Como resultado, a Rússia supera o torpor do colapso e começou a reanimar o seu poder, enquanto o Ocidente, que é embalado por devaneios doces do ‘fim liberal da história’, castrou as suas forças armadas ao ponto, enquanto podem estar bem para conduzir guerras coloniais com inimigos débeis e tecnicamente atrasados. O equilíbrio de forças na Europa modificou-se assim a favor da Rússia.

Quando os americanos perceberam que, já era tarde demais. Em dezembro de 2010, a subsecretário para Controle de Armas e Segurança Internacional, Rose Gottemoeller, soou o alarme. Os russos tinham mais sistemas nucleares táticas do que os EUA, disse ela. Segundo ela, a redução de armas nucleares táticas era para ser o próximo passo.

Em 2010, os europeus, através dos ministros das relações exteriores da Polônia e da Suécia, insolentemente exigiram que a Rússia deve estabelecer sozinha duas zonas livres de armas nucleares – a região de Kaliningrado (enclave) e a Península de Kola – os territórios de prioridade na implantação de armas nucleares táticas russas. As regiões servem como bases principais das Frotas Bálticas e do Norte. No caso da Frota do Norte, a região é uma base da maior parte das SNF russas.

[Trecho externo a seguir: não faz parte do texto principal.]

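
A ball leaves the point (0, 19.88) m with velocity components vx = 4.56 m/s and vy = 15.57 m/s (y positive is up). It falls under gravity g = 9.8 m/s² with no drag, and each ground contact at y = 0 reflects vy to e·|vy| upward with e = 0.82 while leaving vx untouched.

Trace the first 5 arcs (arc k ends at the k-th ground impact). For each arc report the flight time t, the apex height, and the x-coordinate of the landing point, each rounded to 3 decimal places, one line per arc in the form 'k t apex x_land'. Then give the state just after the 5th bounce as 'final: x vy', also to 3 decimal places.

Arc 1: start y=19.880, vy=15.570 → t=4.154, apex=32.249, x_land=18.943, impact vy=-25.141
  bounce: vy ← 0.82·25.141 = 20.616
Arc 2: start y=0.000, vy=20.616 → t=4.207, apex=21.684, x_land=38.128, impact vy=-20.616
  bounce: vy ← 0.82·20.616 = 16.905
Arc 3: start y=0.000, vy=16.905 → t=3.450, apex=14.580, x_land=53.860, impact vy=-16.905
  bounce: vy ← 0.82·16.905 = 13.862
Arc 4: start y=0.000, vy=13.862 → t=2.829, apex=9.804, x_land=66.760, impact vy=-13.862
  bounce: vy ← 0.82·13.862 = 11.367
Arc 5: start y=0.000, vy=11.367 → t=2.320, apex=6.592, x_land=77.338, impact vy=-11.367
  bounce: vy ← 0.82·11.367 = 9.321

1 4.154 32.249 18.943
2 4.207 21.684 38.128
3 3.450 14.580 53.860
4 2.829 9.804 66.760
5 2.320 6.592 77.338
final: 77.338 9.321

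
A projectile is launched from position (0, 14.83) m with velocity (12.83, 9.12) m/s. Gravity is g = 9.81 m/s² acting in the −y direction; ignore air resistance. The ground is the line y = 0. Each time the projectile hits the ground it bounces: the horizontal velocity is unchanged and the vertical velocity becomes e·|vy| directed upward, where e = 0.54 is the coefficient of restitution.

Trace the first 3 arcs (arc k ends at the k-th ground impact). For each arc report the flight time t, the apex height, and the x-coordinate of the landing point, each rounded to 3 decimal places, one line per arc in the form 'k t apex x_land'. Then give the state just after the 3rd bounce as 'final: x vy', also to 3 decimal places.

1 2.901 19.069 37.225
2 2.129 5.561 64.546
3 1.150 1.621 79.299
final: 79.299 3.046

Arc 1: start y=14.830, vy=9.120 → t=2.901, apex=19.069, x_land=37.225, impact vy=-19.343
  bounce: vy ← 0.54·19.343 = 10.445
Arc 2: start y=0.000, vy=10.445 → t=2.129, apex=5.561, x_land=64.546, impact vy=-10.445
  bounce: vy ← 0.54·10.445 = 5.640
Arc 3: start y=0.000, vy=5.640 → t=1.150, apex=1.621, x_land=79.299, impact vy=-5.640
  bounce: vy ← 0.54·5.640 = 3.046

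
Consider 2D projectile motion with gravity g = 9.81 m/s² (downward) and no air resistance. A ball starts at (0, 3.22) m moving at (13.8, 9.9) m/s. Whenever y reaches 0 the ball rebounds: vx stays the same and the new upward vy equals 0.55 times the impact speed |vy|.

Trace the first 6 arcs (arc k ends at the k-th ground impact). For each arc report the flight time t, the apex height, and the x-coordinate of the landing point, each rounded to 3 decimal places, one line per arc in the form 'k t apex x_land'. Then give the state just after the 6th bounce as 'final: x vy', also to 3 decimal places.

Arc 1: start y=3.220, vy=9.900 → t=2.303, apex=8.215, x_land=31.786, impact vy=-12.696
  bounce: vy ← 0.55·12.696 = 6.983
Arc 2: start y=0.000, vy=6.983 → t=1.424, apex=2.485, x_land=51.432, impact vy=-6.983
  bounce: vy ← 0.55·6.983 = 3.841
Arc 3: start y=0.000, vy=3.841 → t=0.783, apex=0.752, x_land=62.237, impact vy=-3.841
  bounce: vy ← 0.55·3.841 = 2.112
Arc 4: start y=0.000, vy=2.112 → t=0.431, apex=0.227, x_land=68.180, impact vy=-2.112
  bounce: vy ← 0.55·2.112 = 1.162
Arc 5: start y=0.000, vy=1.162 → t=0.237, apex=0.069, x_land=71.448, impact vy=-1.162
  bounce: vy ← 0.55·1.162 = 0.639
Arc 6: start y=0.000, vy=0.639 → t=0.130, apex=0.021, x_land=73.246, impact vy=-0.639
  bounce: vy ← 0.55·0.639 = 0.351

1 2.303 8.215 31.786
2 1.424 2.485 51.432
3 0.783 0.752 62.237
4 0.431 0.227 68.180
5 0.237 0.069 71.448
6 0.130 0.021 73.246
final: 73.246 0.351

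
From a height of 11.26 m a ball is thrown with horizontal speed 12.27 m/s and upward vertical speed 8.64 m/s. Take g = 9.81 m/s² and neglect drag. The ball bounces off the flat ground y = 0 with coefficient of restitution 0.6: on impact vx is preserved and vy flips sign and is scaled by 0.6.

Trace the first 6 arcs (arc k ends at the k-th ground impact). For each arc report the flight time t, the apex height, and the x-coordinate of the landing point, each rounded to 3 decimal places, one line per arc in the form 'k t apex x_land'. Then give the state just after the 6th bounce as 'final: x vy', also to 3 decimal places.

Arc 1: start y=11.260, vy=8.640 → t=2.633, apex=15.065, x_land=32.310, impact vy=-17.192
  bounce: vy ← 0.6·17.192 = 10.315
Arc 2: start y=0.000, vy=10.315 → t=2.103, apex=5.423, x_land=58.114, impact vy=-10.315
  bounce: vy ← 0.6·10.315 = 6.189
Arc 3: start y=0.000, vy=6.189 → t=1.262, apex=1.952, x_land=73.596, impact vy=-6.189
  bounce: vy ← 0.6·6.189 = 3.714
Arc 4: start y=0.000, vy=3.714 → t=0.757, apex=0.703, x_land=82.886, impact vy=-3.714
  bounce: vy ← 0.6·3.714 = 2.228
Arc 5: start y=0.000, vy=2.228 → t=0.454, apex=0.253, x_land=88.460, impact vy=-2.228
  bounce: vy ← 0.6·2.228 = 1.337
Arc 6: start y=0.000, vy=1.337 → t=0.273, apex=0.091, x_land=91.804, impact vy=-1.337
  bounce: vy ← 0.6·1.337 = 0.802

1 2.633 15.065 32.310
2 2.103 5.423 58.114
3 1.262 1.952 73.596
4 0.757 0.703 82.886
5 0.454 0.253 88.460
6 0.273 0.091 91.804
final: 91.804 0.802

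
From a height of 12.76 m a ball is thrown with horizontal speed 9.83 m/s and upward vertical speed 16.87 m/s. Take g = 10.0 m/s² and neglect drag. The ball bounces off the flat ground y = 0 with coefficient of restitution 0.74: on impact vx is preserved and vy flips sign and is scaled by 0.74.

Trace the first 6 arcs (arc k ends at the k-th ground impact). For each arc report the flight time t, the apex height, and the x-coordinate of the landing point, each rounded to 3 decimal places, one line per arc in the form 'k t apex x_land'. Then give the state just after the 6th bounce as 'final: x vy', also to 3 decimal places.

1 4.010 26.990 39.422
2 3.439 14.780 73.223
3 2.545 8.093 98.236
4 1.883 4.432 116.745
5 1.393 2.427 130.442
6 1.031 1.329 140.578
final: 140.578 3.815

Arc 1: start y=12.760, vy=16.870 → t=4.010, apex=26.990, x_land=39.422, impact vy=-23.234
  bounce: vy ← 0.74·23.234 = 17.193
Arc 2: start y=0.000, vy=17.193 → t=3.439, apex=14.780, x_land=73.223, impact vy=-17.193
  bounce: vy ← 0.74·17.193 = 12.723
Arc 3: start y=0.000, vy=12.723 → t=2.545, apex=8.093, x_land=98.236, impact vy=-12.723
  bounce: vy ← 0.74·12.723 = 9.415
Arc 4: start y=0.000, vy=9.415 → t=1.883, apex=4.432, x_land=116.745, impact vy=-9.415
  bounce: vy ← 0.74·9.415 = 6.967
Arc 5: start y=0.000, vy=6.967 → t=1.393, apex=2.427, x_land=130.442, impact vy=-6.967
  bounce: vy ← 0.74·6.967 = 5.156
Arc 6: start y=0.000, vy=5.156 → t=1.031, apex=1.329, x_land=140.578, impact vy=-5.156
  bounce: vy ← 0.74·5.156 = 3.815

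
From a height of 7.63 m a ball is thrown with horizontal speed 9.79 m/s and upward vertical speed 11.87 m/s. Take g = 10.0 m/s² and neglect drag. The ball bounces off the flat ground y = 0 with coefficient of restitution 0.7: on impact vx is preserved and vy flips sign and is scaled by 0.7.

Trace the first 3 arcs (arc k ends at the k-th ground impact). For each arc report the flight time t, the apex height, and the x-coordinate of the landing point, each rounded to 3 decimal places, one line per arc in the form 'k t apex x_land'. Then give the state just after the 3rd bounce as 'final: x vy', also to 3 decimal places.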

Desde então, os americanos têm repetidamente oferecido à Rússia o caminho falho para resolver o “problema das armas nucleares táticas.” Eles teimosamente insistem em chegar a um acordo para eliminar as disparidades sobre os estoques de armas nucleares táticas. Eles até tentaram estipular uma condição para o efeito do Tratado START-3. Assim, de acordo com a alteração do senador Lemieux (Alteração 4 / S.AMDN.4908), o START-3 era para entrar em vigor após a Rússia concordar em iniciar negociações sobre a chamada liquidação de desequilíbrio de armas nucleares táticas na Rússia e nos EUA.

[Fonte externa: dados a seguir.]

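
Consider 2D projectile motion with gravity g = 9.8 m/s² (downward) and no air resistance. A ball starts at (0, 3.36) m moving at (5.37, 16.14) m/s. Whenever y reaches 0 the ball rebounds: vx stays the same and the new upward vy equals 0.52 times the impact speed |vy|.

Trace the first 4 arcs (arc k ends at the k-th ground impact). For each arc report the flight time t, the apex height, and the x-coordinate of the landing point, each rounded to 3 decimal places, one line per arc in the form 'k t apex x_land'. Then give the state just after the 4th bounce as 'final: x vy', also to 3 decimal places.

Arc 1: start y=3.360, vy=16.140 → t=3.490, apex=16.651, x_land=18.743, impact vy=-18.065
  bounce: vy ← 0.52·18.065 = 9.394
Arc 2: start y=0.000, vy=9.394 → t=1.917, apex=4.502, x_land=29.038, impact vy=-9.394
  bounce: vy ← 0.52·9.394 = 4.885
Arc 3: start y=0.000, vy=4.885 → t=0.997, apex=1.217, x_land=34.392, impact vy=-4.885
  bounce: vy ← 0.52·4.885 = 2.540
Arc 4: start y=0.000, vy=2.540 → t=0.518, apex=0.329, x_land=37.175, impact vy=-2.540
  bounce: vy ← 0.52·2.540 = 1.321

1 3.490 16.651 18.743
2 1.917 4.502 29.038
3 0.997 1.217 34.392
4 0.518 0.329 37.175
final: 37.175 1.321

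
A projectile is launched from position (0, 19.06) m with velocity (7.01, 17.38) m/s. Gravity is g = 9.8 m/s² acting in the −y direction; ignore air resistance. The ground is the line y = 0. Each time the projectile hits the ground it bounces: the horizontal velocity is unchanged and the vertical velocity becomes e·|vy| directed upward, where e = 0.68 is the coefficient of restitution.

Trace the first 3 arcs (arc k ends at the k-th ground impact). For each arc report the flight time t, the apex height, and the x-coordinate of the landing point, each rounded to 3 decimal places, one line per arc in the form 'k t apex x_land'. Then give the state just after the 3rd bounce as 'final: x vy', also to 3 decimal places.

Arc 1: start y=19.060, vy=17.380 → t=4.426, apex=34.471, x_land=31.025, impact vy=-25.993
  bounce: vy ← 0.68·25.993 = 17.675
Arc 2: start y=0.000, vy=17.675 → t=3.607, apex=15.940, x_land=56.312, impact vy=-17.675
  bounce: vy ← 0.68·17.675 = 12.019
Arc 3: start y=0.000, vy=12.019 → t=2.453, apex=7.370, x_land=73.506, impact vy=-12.019
  bounce: vy ← 0.68·12.019 = 8.173

1 4.426 34.471 31.025
2 3.607 15.940 56.312
3 2.453 7.370 73.506
final: 73.506 8.173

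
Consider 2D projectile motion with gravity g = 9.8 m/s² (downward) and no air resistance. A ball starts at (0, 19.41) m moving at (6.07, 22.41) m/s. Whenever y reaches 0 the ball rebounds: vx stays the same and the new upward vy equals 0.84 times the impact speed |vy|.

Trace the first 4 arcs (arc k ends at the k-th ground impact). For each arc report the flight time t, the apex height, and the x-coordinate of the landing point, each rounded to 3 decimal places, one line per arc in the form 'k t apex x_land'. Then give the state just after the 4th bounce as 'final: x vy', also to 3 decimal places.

1 5.318 45.033 32.282
2 5.093 31.775 63.197
3 4.278 22.421 89.165
4 3.594 15.820 110.978
final: 110.978 14.791

Arc 1: start y=19.410, vy=22.410 → t=5.318, apex=45.033, x_land=32.282, impact vy=-29.709
  bounce: vy ← 0.84·29.709 = 24.956
Arc 2: start y=0.000, vy=24.956 → t=5.093, apex=31.775, x_land=63.197, impact vy=-24.956
  bounce: vy ← 0.84·24.956 = 20.963
Arc 3: start y=0.000, vy=20.963 → t=4.278, apex=22.421, x_land=89.165, impact vy=-20.963
  bounce: vy ← 0.84·20.963 = 17.609
Arc 4: start y=0.000, vy=17.609 → t=3.594, apex=15.820, x_land=110.978, impact vy=-17.609
  bounce: vy ← 0.84·17.609 = 14.791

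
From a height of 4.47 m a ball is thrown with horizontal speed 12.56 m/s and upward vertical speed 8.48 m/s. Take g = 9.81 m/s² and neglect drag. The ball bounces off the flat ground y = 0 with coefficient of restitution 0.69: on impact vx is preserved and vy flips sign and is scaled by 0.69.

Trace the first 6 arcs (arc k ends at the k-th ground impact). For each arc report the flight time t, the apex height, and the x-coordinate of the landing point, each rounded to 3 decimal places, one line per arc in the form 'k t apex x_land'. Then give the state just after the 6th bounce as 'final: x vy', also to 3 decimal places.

Arc 1: start y=4.470, vy=8.480 → t=2.152, apex=8.135, x_land=27.032, impact vy=-12.634
  bounce: vy ← 0.69·12.634 = 8.717
Arc 2: start y=0.000, vy=8.717 → t=1.777, apex=3.873, x_land=49.354, impact vy=-8.717
  bounce: vy ← 0.69·8.717 = 6.015
Arc 3: start y=0.000, vy=6.015 → t=1.226, apex=1.844, x_land=64.757, impact vy=-6.015
  bounce: vy ← 0.69·6.015 = 4.150
Arc 4: start y=0.000, vy=4.150 → t=0.846, apex=0.878, x_land=75.384, impact vy=-4.150
  bounce: vy ← 0.69·4.150 = 2.864
Arc 5: start y=0.000, vy=2.864 → t=0.584, apex=0.418, x_land=82.717, impact vy=-2.864
  bounce: vy ← 0.69·2.864 = 1.976
Arc 6: start y=0.000, vy=1.976 → t=0.403, apex=0.199, x_land=87.777, impact vy=-1.976
  bounce: vy ← 0.69·1.976 = 1.363

1 2.152 8.135 27.032
2 1.777 3.873 49.354
3 1.226 1.844 64.757
4 0.846 0.878 75.384
5 0.584 0.418 82.717
6 0.403 0.199 87.777
final: 87.777 1.363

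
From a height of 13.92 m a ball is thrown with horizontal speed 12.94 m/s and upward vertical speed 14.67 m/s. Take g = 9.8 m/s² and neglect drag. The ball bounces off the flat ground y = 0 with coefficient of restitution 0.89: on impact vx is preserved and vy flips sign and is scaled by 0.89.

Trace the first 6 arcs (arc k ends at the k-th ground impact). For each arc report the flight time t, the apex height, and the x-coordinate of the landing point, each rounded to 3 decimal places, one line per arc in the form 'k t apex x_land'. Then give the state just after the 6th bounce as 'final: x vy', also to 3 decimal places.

Arc 1: start y=13.920, vy=14.670 → t=3.751, apex=24.900, x_land=48.540, impact vy=-22.092
  bounce: vy ← 0.89·22.092 = 19.662
Arc 2: start y=0.000, vy=19.662 → t=4.013, apex=19.723, x_land=100.463, impact vy=-19.662
  bounce: vy ← 0.89·19.662 = 17.499
Arc 3: start y=0.000, vy=17.499 → t=3.571, apex=15.623, x_land=146.674, impact vy=-17.499
  bounce: vy ← 0.89·17.499 = 15.574
Arc 4: start y=0.000, vy=15.574 → t=3.178, apex=12.375, x_land=187.802, impact vy=-15.574
  bounce: vy ← 0.89·15.574 = 13.861
Arc 5: start y=0.000, vy=13.861 → t=2.829, apex=9.802, x_land=224.406, impact vy=-13.861
  bounce: vy ← 0.89·13.861 = 12.336
Arc 6: start y=0.000, vy=12.336 → t=2.518, apex=7.764, x_land=256.983, impact vy=-12.336
  bounce: vy ← 0.89·12.336 = 10.979

1 3.751 24.900 48.540
2 4.013 19.723 100.463
3 3.571 15.623 146.674
4 3.178 12.375 187.802
5 2.829 9.802 224.406
6 2.518 7.764 256.983
final: 256.983 10.979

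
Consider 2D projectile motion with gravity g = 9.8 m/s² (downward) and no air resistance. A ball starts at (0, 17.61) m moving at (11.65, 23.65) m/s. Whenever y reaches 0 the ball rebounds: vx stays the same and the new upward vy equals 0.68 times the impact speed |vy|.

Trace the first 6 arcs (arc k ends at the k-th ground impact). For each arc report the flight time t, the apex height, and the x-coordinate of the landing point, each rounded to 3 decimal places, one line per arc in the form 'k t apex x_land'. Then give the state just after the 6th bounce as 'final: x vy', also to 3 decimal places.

Arc 1: start y=17.610, vy=23.650 → t=5.482, apex=46.147, x_land=63.866, impact vy=-30.075
  bounce: vy ← 0.68·30.075 = 20.451
Arc 2: start y=0.000, vy=20.451 → t=4.174, apex=21.338, x_land=112.489, impact vy=-20.451
  bounce: vy ← 0.68·20.451 = 13.906
Arc 3: start y=0.000, vy=13.906 → t=2.838, apex=9.867, x_land=145.552, impact vy=-13.906
  bounce: vy ← 0.68·13.906 = 9.456
Arc 4: start y=0.000, vy=9.456 → t=1.930, apex=4.562, x_land=168.035, impact vy=-9.456
  bounce: vy ← 0.68·9.456 = 6.430
Arc 5: start y=0.000, vy=6.430 → t=1.312, apex=2.110, x_land=183.324, impact vy=-6.430
  bounce: vy ← 0.68·6.430 = 4.373
Arc 6: start y=0.000, vy=4.373 → t=0.892, apex=0.976, x_land=193.720, impact vy=-4.373
  bounce: vy ← 0.68·4.373 = 2.973

1 5.482 46.147 63.866
2 4.174 21.338 112.489
3 2.838 9.867 145.552
4 1.930 4.562 168.035
5 1.312 2.110 183.324
6 0.892 0.976 193.720
final: 193.720 2.973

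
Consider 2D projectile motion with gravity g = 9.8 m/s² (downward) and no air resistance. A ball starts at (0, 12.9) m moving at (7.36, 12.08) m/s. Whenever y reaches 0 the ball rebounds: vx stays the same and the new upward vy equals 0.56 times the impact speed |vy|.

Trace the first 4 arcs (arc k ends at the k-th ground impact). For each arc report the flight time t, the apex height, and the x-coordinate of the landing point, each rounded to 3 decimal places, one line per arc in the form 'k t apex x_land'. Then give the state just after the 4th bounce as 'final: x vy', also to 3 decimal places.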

Em 3 de fevereiro de 2011, Barack Obama escreveu em uma carta a vários senadores-chave informando que os Estados Unidos iam iniciar as negociações com a Rússia para resolver a disparidade entre as armas nucleares táticas da Federação da Rússia e dos Estados Unidos para reduzir o número de ogivas nucleares táticas de uma forma verificável. Infelizmente, em 2012, Putin voltou ao Kremlin, e as esperanças do Ocidente para enganar a Rússia que o desarmamento unilateral falhou.